Would I have the courage?

I just finished reading The Alice Network by Kate Quinn. A historical fiction, based on the real actions of Louise de Bettignies during World War I, The Alice Network is haunting and incredible. Unapologetic in its depiction of war and the suffering of occupied France, this book grips the reader from the first pages.

The Cover art with the damn green hat.

Louise de Bettignies, known as Lili in the book, was fearless and witty, quick and brave. Her network was one of the most efficient and effective operations in France. Operating in and around Lille, France, her network of informants could bring down new German fortified positions within days of their being established. The major information revelations in the book were pulled from real reports from de Bettignies. I don’t want to spoil major plot points, but this story had me reflecting whether I would have had the courage to do what these women did… Risking their lives to serve their country. The intimacy of their work, being close to information and power, knowing that getting caught would mean death but not necessarily a quick death. The solitude..the razor’s edge. The constant effort to remain hidden in plain sight. Perhaps my life situation now precludes me from truly knowing what I could do, and for that I am thankful. I hope I never have to know what I’m capable of but I do recognize the courage and sacrifice of women like Louise de Bettignies. Heroes, all. Lest we forget.

Maybe not a psychopath.

I just finished reading The Psychopath Inside: A Neuroscientist’s Journey Into the Dark Side of the Brain by James Fallon. This was a recommendation from a colleague and did not disappoint!

Psychopathy is not something one can just casually assess

From chapter 1: What Is a Psychopath? (Fallon 2013, p. 13)

This book was really interesting, giving me pause to think about my own behaviours and tendencies. Some of the things I like least about my own personality: selfishness, impulsivity, pleasure-seeking, lack of motivation, certainly can be on that psychopathic spectrum but I am empathetic and caring, and I more often make decisions emotionally, rather than via cold logic. But it is still chilling to read that some of the shitty things about me could be shared with a psychopath.

The book is engaging and a very quick read. It balances the academic and the personal, and the outcome is a fascinating glimpse into the inside of someone else’s head- literally and figuratively.

In other news, I struggle to want to do any yoga and walking is boring. So no progress on the moving my body front. I have been drinking more water than usual, so yay me! Celebrate the successes, amirite?

Reading Prompt #51: A book about a difficult topic


Historical fiction, especially when it’s WWII related, is my soft spot. I really enjoy it and this book delivered. A young woman in Occupied Poland is forced to make choices to help her loved ones and she becomes¬†part of the Resistance. As she tries to navigate her morality, religion and dedication to her cause, she becomes involved with a high-ranking Nazi official.

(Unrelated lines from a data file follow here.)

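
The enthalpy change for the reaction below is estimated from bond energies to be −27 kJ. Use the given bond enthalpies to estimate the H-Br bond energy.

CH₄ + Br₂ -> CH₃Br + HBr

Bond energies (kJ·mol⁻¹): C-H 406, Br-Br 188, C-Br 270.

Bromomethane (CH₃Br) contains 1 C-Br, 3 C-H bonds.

Let D be the H-Br bond energy.
Σ(broken) = 1×188 + 4×406 = 1812
Σ(formed) = 1×270 + 3×406 + 1×D = 1488 + D
ΔH = Σ(broken) − Σ(formed) = (1812) − (1488 + D) = +324 − D
Setting this equal to −27 kJ gives D = 351 kJ/mol.

D(H-Br) ≈ 351 kJ/mol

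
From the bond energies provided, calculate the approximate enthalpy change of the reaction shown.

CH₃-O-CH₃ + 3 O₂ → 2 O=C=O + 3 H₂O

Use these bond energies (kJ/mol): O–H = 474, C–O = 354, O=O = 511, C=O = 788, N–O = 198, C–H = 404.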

The brief descriptions of the Warsaw Ghetto, Emma/Anna’s reaction the true nature of Auschwitz and Bergen, and the daily fear of the Gestapo make this a gut wrenching read. My stomach was tight with nerves for this character for nearly the whole book, especially as Emma/Anna’s blinders come off and she starts to learn of the horrors around her.

This book is still a romance, even under the heavy weight of WWII. Don’t let my description above fool you. It was gripping and I liked. Easily my favourite book so far this year.

Number of books completed: 3 of 52.

Reading prompt #6:¬†A book with one of the four seasons in the title

I don’t know why I do this to myself, forcing down books by authors I really don’t enjoy. 

Winter  Garden by Kristin Hannah is melodramatic and repetitive. The writer’s adage “show, don’t tell” has been lost on this woman. Descriptions are reiterated, often using the exact same language, until the reader can’t help but sigh in exasperation and think, “thanks for ruining it for me, Kristin.” 

Characters are flat and predictable. However, the story of the Siege of Leningrad is interesting and I think I will make an effort to include more historical fiction into this challenge. 

Overall this book is not worth your time. Nor was it worth mine, but here we are. 

Number of books completed: 2/52

Reading prompt 31: A book where the main character is a different ethnicity than you

I decided to start off my reading challenge with a light, fun read. China Rich Girlfriend and its predecessor, Crazy Rich Asians, by Kevin Kwan, are easy and interesting. 

If you know me, you know I have slight gossip blog addiction and this book sets you right in the middle of an impossibly rich, glamourous network of characters that are crazy. Gossip abounds, in fact the characters in this book make my favourite gossip columnist look like a fledgling bird to their agile and aggressive crows. 

There is more than just gossip. Brand names are liberally sprinkled throughout, as are artists and musicians. The clothing and car descriptions are sumptuous but the food descriptions are next level… Just reading this book made me hungry and, sadly, much of the food in the book is not Whole30 compliant. I will have to wait another 29 days to go for dim sum. The hardships…

Incredible events and unimaginable wealth are the heart of this book. It is definitely an escapist read and was a good little warm-up for the work I have ahead of me with this reading challenge!